12.13.2010

Adriana Calvo: Tres momentos distintos...


1985. Conocí a Adriana Calvo a través de los medios, cuando declaró en el juicio a las juntas militares. Claro que me conmovió. Yo estaba en tercer año del secundario. En mi colegio, el misma al que iban los nietos de Alfonsín y la hija de Strassera, todos los días había amenaza de bomba y las profesoras, en clarísima respuesta a esa extorsión absurda, nos llevaban a Plaza Houssay para dar clase sentadas en el pasto. El centro de estudiantes volvía a tomar impulso. Todos hablábamos del boleto estudiantil como ícono de la lucha de las generaciones anteriores. Mi única compañera hija de un desaparecido, decía públicamente que su papá había tenido un infarto. Mi amigo Gabriel me explicaba la letra de "Pensé que se trataba de cieguitos" y todo lo que había pasado yo lo creía, pero no lo quería creer.

1995. Diez años más tarde, volví a escuchar el mismo relato que Adriana Calvo dio ante la justicia, pero frente a mi. Yo ya era productora y colaboraba con unos videos de historia argentina que dirigía Felipe Pigna. El que todos conocen hoy, por entonces sin fama. Hacíamos las entrevistas en un piso de San Telmo. Allí Adriana, una tarde mientras el sol se escondía, relató frente a cámara su parto vendada y maniatada en el asiento trasero del Ford Falcon. El camarógrafo y yo hicimos dos pasos para atrás. Ella se dio cuenta de que llorábamos en silencio. Se hizo más fuerte, irguió los hombros y siguió hablando. Fue su manera de avisarnos que mientras nos desarmábamos de dolor, ella podía seguir, que nos quedáramos tranquilos por la grabación.
Esa noche caminé desde San Telmo hasta Parque Centenario sin dejar de llorar ni una cuadra. Por esa época, mis amigos y yo hacíamos radios comunitarias mientras comprabamos nuestras primeras casas, pagábamos créditos o sacábamos boletos estudiantiles pero para viajar por el mundo impulsados por el uno a uno. Llevábamos un lustro de indultos y yo, que esa noche no sabía cómo volver al mundo después de la entrevista, trataba de explicarme cómo hacía esa mujer para no enloquecer y hablarme con serenidad, coqueta y sencilla, con brillo en los labios y unos aritos pequeños, del horros más grande que yo hubiera escuchado jamás y que por entonces, no tendría castigo.

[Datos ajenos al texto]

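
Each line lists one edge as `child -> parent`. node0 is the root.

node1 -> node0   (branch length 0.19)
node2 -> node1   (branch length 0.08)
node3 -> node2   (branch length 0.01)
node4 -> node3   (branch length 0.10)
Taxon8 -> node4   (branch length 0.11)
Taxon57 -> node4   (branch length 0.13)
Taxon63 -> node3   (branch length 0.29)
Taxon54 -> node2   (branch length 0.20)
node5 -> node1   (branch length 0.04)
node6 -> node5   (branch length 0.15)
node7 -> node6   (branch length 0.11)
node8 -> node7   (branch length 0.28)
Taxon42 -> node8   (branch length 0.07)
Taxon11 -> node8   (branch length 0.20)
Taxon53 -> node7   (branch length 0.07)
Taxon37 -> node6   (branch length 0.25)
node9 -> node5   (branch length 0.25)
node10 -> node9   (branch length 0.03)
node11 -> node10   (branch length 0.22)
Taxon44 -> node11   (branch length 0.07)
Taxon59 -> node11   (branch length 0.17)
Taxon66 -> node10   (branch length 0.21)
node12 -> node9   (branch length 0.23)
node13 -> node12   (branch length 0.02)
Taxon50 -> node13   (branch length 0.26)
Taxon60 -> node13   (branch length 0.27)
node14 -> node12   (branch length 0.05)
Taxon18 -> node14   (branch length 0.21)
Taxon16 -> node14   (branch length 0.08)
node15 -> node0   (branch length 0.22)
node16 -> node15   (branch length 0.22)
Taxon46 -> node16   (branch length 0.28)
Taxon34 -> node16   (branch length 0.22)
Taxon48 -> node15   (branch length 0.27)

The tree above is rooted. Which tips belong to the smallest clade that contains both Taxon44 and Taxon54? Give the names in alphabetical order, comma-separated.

Taxon11, Taxon16, Taxon18, Taxon37, Taxon42, Taxon44, Taxon50, Taxon53, Taxon54, Taxon57, Taxon59, Taxon60, Taxon63, Taxon66, Taxon8

Tracing Taxon44: it sits inside (Taxon44,Taxon59).
Tracing Taxon54: it sits inside (((Taxon8,Taxon57),Taxon63),Taxon54).
The smallest clade enclosing both is ((((Taxon8,Taxon57),Taxon63),Taxon54),((((Taxon42,Taxon11),Taxon53),Taxon37),(((Taxon44,Taxon59),Taxon66),((Taxon50,Taxon60),(Taxon18,Taxon16))))); the answer is its 15 terminal taxa in alphabetical order.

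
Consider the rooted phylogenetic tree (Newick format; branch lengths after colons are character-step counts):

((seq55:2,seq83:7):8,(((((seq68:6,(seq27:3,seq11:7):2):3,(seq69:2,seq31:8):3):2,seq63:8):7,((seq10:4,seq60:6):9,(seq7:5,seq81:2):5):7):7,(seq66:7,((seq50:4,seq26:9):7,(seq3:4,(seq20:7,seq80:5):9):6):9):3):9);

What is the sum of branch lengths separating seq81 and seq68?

32

The path runs seq81 → … → MRCA → … → seq68; the MRCA is the node subtending ((((seq68,(seq27,seq11)),(seq69,seq31)),seq63),((seq10,seq60),(seq7,seq81))).
Branch lengths along that path: 2 + 5 + 7 + 7 + 2 + 3 + 6 = 32.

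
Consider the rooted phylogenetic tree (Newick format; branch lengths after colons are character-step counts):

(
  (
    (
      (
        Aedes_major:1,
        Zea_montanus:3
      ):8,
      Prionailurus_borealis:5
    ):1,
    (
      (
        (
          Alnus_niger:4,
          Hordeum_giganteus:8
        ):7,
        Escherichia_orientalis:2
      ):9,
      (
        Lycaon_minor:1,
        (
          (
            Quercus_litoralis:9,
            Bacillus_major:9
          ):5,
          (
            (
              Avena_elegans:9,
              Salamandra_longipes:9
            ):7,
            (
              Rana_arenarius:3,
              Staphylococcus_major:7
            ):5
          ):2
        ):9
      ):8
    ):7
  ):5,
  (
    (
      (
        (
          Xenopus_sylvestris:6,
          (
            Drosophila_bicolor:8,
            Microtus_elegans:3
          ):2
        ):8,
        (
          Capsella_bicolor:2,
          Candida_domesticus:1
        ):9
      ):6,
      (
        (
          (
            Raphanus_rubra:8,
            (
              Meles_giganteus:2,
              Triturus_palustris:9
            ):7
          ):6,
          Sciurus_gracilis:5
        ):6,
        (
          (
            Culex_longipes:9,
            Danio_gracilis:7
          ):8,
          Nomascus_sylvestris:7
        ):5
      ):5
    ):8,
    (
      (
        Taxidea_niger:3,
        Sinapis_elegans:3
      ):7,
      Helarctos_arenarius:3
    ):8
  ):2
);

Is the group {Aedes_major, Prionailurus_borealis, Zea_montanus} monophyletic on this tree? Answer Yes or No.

Yes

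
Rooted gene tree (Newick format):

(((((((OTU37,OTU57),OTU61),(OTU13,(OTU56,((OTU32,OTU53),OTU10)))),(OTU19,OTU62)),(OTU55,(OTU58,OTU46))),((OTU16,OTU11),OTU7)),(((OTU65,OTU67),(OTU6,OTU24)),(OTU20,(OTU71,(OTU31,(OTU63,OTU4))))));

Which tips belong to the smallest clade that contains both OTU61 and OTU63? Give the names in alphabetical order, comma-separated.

Tracing OTU61: it sits inside ((OTU37,OTU57),OTU61).
Tracing OTU63: it sits inside (OTU63,OTU4).
The smallest clade enclosing both is the whole tree (their MRCA is the root), so the answer is all 25 tips in alphabetical order.

OTU10, OTU11, OTU13, OTU16, OTU19, OTU20, OTU24, OTU31, OTU32, OTU37, OTU4, OTU46, OTU53, OTU55, OTU56, OTU57, OTU58, OTU6, OTU61, OTU62, OTU63, OTU65, OTU67, OTU7, OTU71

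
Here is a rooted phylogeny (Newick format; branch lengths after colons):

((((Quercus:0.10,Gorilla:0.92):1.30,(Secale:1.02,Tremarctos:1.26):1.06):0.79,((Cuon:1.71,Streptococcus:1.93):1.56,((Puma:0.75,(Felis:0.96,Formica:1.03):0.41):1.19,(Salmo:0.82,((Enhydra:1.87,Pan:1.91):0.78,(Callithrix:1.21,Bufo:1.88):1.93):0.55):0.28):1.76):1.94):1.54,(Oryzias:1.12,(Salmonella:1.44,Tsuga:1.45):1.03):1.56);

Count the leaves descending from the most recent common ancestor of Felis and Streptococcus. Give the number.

The MRCA of Felis and Streptococcus is the node subtending ((Cuon,Streptococcus),((Puma,(Felis,Formica)),(Salmo,((Enhydra,Pan),(Callithrix,Bufo))))).
That clade contains 10 terminal taxa: Bufo, Callithrix, Cuon, Enhydra, Felis, Formica, Pan, Puma, Salmo, Streptococcus.

10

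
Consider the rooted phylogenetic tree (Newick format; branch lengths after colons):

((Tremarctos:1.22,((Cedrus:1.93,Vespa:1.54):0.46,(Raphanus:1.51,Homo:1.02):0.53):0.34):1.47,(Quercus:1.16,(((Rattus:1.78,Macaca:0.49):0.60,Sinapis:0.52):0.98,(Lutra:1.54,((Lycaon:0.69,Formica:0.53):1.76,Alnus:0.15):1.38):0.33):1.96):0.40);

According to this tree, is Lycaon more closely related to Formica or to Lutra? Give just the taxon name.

Formica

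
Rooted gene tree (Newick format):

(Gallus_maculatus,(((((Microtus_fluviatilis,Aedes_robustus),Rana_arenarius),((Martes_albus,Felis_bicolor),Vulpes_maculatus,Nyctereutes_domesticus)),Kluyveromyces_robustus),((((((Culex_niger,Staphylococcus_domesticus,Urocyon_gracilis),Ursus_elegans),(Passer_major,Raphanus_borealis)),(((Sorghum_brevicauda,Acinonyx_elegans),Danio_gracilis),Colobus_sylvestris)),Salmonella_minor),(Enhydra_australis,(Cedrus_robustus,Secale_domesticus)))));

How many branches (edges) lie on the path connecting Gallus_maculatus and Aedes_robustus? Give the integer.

The MRCA of Gallus_maculatus and Aedes_robustus is the root of the tree.
From Gallus_maculatus up to that node: 1 branch. From Aedes_robustus up to the same node: 6 branches. Total: 1 + 6 = 7.

7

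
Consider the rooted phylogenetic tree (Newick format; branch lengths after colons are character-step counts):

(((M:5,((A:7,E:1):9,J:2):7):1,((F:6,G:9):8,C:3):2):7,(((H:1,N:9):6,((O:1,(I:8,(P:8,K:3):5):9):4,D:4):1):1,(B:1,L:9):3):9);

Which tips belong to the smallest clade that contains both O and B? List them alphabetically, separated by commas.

B, D, H, I, K, L, N, O, P

Tracing O: it sits inside (O,(I,(P,K))).
Tracing B: it sits inside (B,L).
The smallest clade enclosing both is (((H,N),((O,(I,(P,K))),D)),(B,L)); the answer is its 9 terminal taxa in alphabetical order.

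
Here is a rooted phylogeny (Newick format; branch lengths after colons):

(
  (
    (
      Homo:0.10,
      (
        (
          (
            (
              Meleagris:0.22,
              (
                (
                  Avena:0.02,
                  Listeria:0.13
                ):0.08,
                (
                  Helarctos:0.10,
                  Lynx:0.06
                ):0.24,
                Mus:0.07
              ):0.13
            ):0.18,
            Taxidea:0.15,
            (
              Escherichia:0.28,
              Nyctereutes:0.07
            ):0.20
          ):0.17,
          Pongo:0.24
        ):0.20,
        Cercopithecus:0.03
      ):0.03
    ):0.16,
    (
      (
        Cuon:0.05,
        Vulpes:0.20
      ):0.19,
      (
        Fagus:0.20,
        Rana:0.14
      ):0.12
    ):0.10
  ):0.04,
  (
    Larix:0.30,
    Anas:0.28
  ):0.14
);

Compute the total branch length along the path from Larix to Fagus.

The path runs Larix → … → MRCA → … → Fagus; the MRCA is the root of the tree.
Branch lengths along that path: 0.30 + 0.14 + 0.04 + 0.10 + 0.12 + 0.20 = 0.90.

0.90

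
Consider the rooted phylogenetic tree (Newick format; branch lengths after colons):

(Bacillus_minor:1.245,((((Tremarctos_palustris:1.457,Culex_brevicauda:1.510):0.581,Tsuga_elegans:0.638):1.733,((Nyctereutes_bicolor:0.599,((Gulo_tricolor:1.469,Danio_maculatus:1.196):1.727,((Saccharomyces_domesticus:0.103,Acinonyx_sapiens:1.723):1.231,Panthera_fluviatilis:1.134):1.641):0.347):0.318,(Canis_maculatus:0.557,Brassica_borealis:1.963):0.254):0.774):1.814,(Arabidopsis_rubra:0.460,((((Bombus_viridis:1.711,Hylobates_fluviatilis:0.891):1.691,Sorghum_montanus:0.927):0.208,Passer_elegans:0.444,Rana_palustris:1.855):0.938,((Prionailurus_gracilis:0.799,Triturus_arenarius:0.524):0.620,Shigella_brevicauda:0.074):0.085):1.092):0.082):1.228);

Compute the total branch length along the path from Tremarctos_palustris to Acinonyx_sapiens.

9.805

The path runs Tremarctos_palustris → … → MRCA → … → Acinonyx_sapiens; the MRCA is the node subtending (((Tremarctos_palustris,Culex_brevicauda),Tsuga_elegans),((Nyctereutes_bicolor,((Gulo_tricolor,Danio_maculatus),((Saccharomyces_domesticus,Acinonyx_sapiens),Panthera_fluviatilis))),(Canis_maculatus,Brassica_borealis))).
Branch lengths along that path: 1.457 + 0.581 + 1.733 + 0.774 + 0.318 + 0.347 + 1.641 + 1.231 + 1.723 = 9.805.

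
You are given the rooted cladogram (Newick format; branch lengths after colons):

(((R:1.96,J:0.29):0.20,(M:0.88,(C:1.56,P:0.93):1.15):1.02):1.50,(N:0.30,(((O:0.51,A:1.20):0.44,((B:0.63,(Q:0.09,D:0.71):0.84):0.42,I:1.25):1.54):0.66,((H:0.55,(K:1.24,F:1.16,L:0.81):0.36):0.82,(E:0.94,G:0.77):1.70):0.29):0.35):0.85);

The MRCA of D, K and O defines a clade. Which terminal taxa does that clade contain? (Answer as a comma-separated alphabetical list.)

Tracing D: it sits inside (Q,D).
Tracing K: it sits inside (K,F,L).
Tracing O: it sits inside (O,A).
The smallest clade enclosing all 3 is (((O,A),((B,(Q,D)),I)),((H,(K,F,L)),(E,G))); the answer is its 12 terminal taxa in alphabetical order.

A, B, D, E, F, G, H, I, K, L, O, Q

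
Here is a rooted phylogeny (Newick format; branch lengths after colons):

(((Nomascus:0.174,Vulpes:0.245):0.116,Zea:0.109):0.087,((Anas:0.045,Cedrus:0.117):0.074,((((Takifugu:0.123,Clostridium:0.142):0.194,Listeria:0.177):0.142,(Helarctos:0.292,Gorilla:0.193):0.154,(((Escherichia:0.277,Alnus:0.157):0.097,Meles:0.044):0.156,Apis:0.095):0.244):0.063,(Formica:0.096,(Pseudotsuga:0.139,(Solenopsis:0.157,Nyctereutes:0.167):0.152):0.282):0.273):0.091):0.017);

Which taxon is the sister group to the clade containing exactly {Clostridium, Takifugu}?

The clade containing exactly {Clostridium, Takifugu} attaches to the tree at the node subtending ((Takifugu,Clostridium),Listeria).
The other lineage descending from that same node — the sister group — is the single tip Listeria.

Listeria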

2010. Veninticinco años más tarde vuelvo a contactar con ella. Ahora soy productora general de Radio UBA. A un cuarto de siglo de aquel juicio casi único en la historia contemporánea, la mitad de mis amigos se desvive por reivindicarlo y la otra mitad lo ningunea en Plaza de Mayo. Hace cuatro años que los indultos fueron declarados inconstitucionales. Mis hijos, del único boleto que hablan, es del boleto escolar. Mientras tanto, yo llamo a Adriana por teléfono. Cruzamos dos palabras acerca de su enfermedad. Está internada. Yo soy cuidadosa y amable. Con solo escucharla la imagino levantando los hombres y tomando fuerza, como aquella noche de la entrevista. No se acuerda de mi -porque yo nunca intento que lo hagan-, no me debe nada, no tiene ninguna obligación de atenderme, ni de ser cordial. Le pregunto si quiere hacer algo por radio. Duda. Me dice que no, pero... No le da lo mismo. Con su mínimo aporte, por más mínimo que sea, sigue luchando. Desde la cama del hospital, después de decirme que espera salir adelante, me bombardea con teléfonos que recuerda de memoria, de otros ex detenidos desaparecidos que declararon como ella en contra de Videla, Massera, Viola, Lanbruschini, Agosti, Graffigna, Galtieri, Anaya y Lami Dozo. "Hablales de mi parte. Y si no los encontrás, me volvés a llamar". Su aporte por la verdad, hasta último momento.